Secara konseptual, kata Khaled, sekulerisme sendiri ada dua macam. Pertama, konsep yang diajukan oleh Jean Jacques Rousseau yang menjadi inspirasi model sekulerisme di Perancis hari ini. Dalam konsep ini, agama didefinisikan, dikontrol, dan diatur oleh negara. Hanya agama dalam pandangan negaralah yang bisa diterima di ruang publik. Model seperti ini belakangan di Perancis disebut lacite.
Kedua, konsep yang diajukan oleh John Stuart Mill yang hari ini diterapkan di negara Amerika Serikat. Institusi negara menjaga netralitas atau jarak yang sama kepada semua agama. Negara tidak boleh mencampuri urusan agama, tapi memberikan kebebasan seluas-luasnya tanpa intervernsi.
Konsep sekulerisasi yang diajukan oleh An-Naim mungkin mengacu kepada praktek yang diterapkan di Amerika. Namun demikian, menurut Khaled, menganjurkan sekulerisasi dalam bentuk apapun hanya akan membawa banyak harm (kerusakan) dan menimbulkan turmoil (kekacauaan) daripada manfaat jika diterapkan di dunia Islam. Implikasi gagasan an-Naim sangat monumental dan penuh resiko.
Jalan Sejarah yang Berbeda
Di antara implikasi dari sekulerisasi, menurut Khaled, adalah hilangnya nilai moral dan nilai etis berbasis agama dari ruang publik. Apapun yang berbau agama akan lenyap. Dengan logika ini maka secara praktis tidak akan ada pengajaran agama di sekolah, tidak boleh ada siaran-siaran agama di televisi dan radio dan banyak konsekwensi lainnya.
Tidak hanya itu, hal-hal yang dianggap sebagai tindakan buruk, seperti penggunaan obat-obatan terlarang, prostitusi, pembunuhan, pornografi harus diartikulasikan dalam bahasa dan penalaran non-agama. Ini sama seperti mengatakan bahwa perbuatan itu terlarang, tapi bukan karena agama melarangnya, tapi karena publik menyepakatinya sebagai sesuatu yang berbahaya bagi orang banyak. Jika tidak merugikan publik, sekalipun dilarang agama, ia tetap bisa dilakukan. Ini berarti melahirkan cara pandang dualistik dan dikotomistik dalam pikiran manusia.
Bagi Khaled, konsep sekulerisasi an-Naim sama sekali tidak tepat untuk diterapkan di dunia Islam. Hukum Islam telah menjadi nilai dan kesadaran kolektif yang mengakar di tengah masyarakat. Menawarkan gagasan sekulerisasi sama saja dengan mengosongkan nilai di tengah masyarakat. Sama artinya membentuk masyarakat tanpa nilai atau membentuk masyarakat dengan nilai yang baru akan disusun dari nol.

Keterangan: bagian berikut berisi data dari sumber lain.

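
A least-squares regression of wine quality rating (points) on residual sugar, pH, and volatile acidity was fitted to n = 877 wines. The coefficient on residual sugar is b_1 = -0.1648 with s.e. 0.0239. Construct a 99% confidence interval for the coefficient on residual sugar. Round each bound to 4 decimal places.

df = n − k − 1 = 877 − 3 − 1 = 873.
t* = t_{0.005, 873} = 2.581473.
Margin = t* × SE = 2.581473 × 0.0239 = 0.061697.
CI: -0.1648 ± 0.061697 → (-0.2265, -0.1031).
With 99% confidence, each one-unit increase in residual sugar is associated with a change of between -0.2265 and -0.1031 points in wine quality rating, holding the other predictors fixed.

(-0.2265, -0.1031)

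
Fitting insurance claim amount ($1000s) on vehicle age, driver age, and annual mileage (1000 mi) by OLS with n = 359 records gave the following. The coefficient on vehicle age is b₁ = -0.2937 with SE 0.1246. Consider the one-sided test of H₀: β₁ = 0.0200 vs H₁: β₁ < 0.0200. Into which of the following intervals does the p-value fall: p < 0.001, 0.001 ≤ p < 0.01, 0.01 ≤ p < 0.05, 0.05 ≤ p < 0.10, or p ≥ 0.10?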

Menurut Khaled, konsep sekulerisasi an-Naim hanya bisa diterima oleh muslim yang tinggal sebagai minoritas di negara-negara Barat yang menganut sistem demokrasi liberal. Karena sistem seperti itu sudah taken for granted (sistem yang sudah jadi) dan sudah diaplikasikan. Khaled menyayangkan an-Naim mentransplantasi secara mentah-mentah ideologi sekulerisme demokrasi liberal Barat yang memiliki sejarah politik dan kultur hukum yang berbeda dengan negara muslim. Khaled juga mengkritik an-Naim yang tidak menjadikan tradisi Islam (turas) sebagai titik pijak untuk formulasi setiap gagasannya.
An-Naim, kata Khaled, semestinya menyadari bahwa sekulerisme adalah produk spesifik barat yang tidak transferable ke dunia Islam. Di Barat, paham sekulerisme tumbuh secara organik melalui tahapan sejarah yang bersifat natural: reformasi gereja, perang Katolik-Protestan, zaman pencerahan, dan modernisasi.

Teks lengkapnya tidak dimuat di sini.